A Fault Recognition Dataset for Eccentricity Faults in a Rotor-Eccentric Induction Motor
Author:
Keywords:
induction motor, rotor eccentricity, condition monitor, timeseries
Abstract:
A fault recognition dataset generated from a Magnetic Equivalent Circuit Model [1, 2] of a Cantoni 2SIE80-2B with a wye configuration at 230V and 50kHz and applied torque varying between 0Nm and 1.3Nm. The dataset contains 31,920 instances, divided into 25,530 for training and 6,390 for testing. It includes the stator currents, applied phase voltages, rotor speed, and rotor angle, all sampled at 5000Hz with windows of 256 samples. Check the README.txt file for further details about this dataset.

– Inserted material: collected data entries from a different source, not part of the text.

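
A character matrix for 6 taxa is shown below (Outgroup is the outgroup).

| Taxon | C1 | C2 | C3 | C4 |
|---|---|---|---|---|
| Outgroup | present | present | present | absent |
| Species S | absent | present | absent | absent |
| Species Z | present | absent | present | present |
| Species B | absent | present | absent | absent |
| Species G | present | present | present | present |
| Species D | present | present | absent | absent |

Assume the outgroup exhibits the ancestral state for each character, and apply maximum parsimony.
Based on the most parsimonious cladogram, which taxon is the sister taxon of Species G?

Character polarity is set by the outgroup: the derived state is whichever differs from the outgroup's state, so for C1, C2, C3 the derived state is 'absent', and for the remaining characters it is 'present'.
C1: derived state 'absent' in Species B and Species S only — synapomorphy for {Species B, Species S}.
C2 (derived state 'absent') is unique to Species Z (autapomorphy; uninformative for grouping).
Only Species B, Species D, and Species S show the derived state 'absent' for C3, supporting them as a clade.
C4: derived state 'present' in Species G and Species Z only — synapomorphy for {Species G, Species Z}.
Most parsimonious ingroup topology: (((Species S,Species B),Species D),(Species Z,Species G)).
Species G and Species Z form a cherry on this tree, so they are sister taxa.

Species Z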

[1] P. Desenfans, Z. Gong, D. Vanoost, D. Pissoort, A Python Magnetic Equivalent Circuit Model for Rapid Data Generation of Induction Motors in Faulty Conditions. KU Leuven, Bruges, 2024.
[2] P. Desenfans, Z. Gong, D. Vanoost, K. Gryllias, J. Boydens, D. Pissoort, The influence of the unbalanced magnetic pull on fault-induced rotor eccentricity in induction motors. Journal of Vibration and Control. 2023.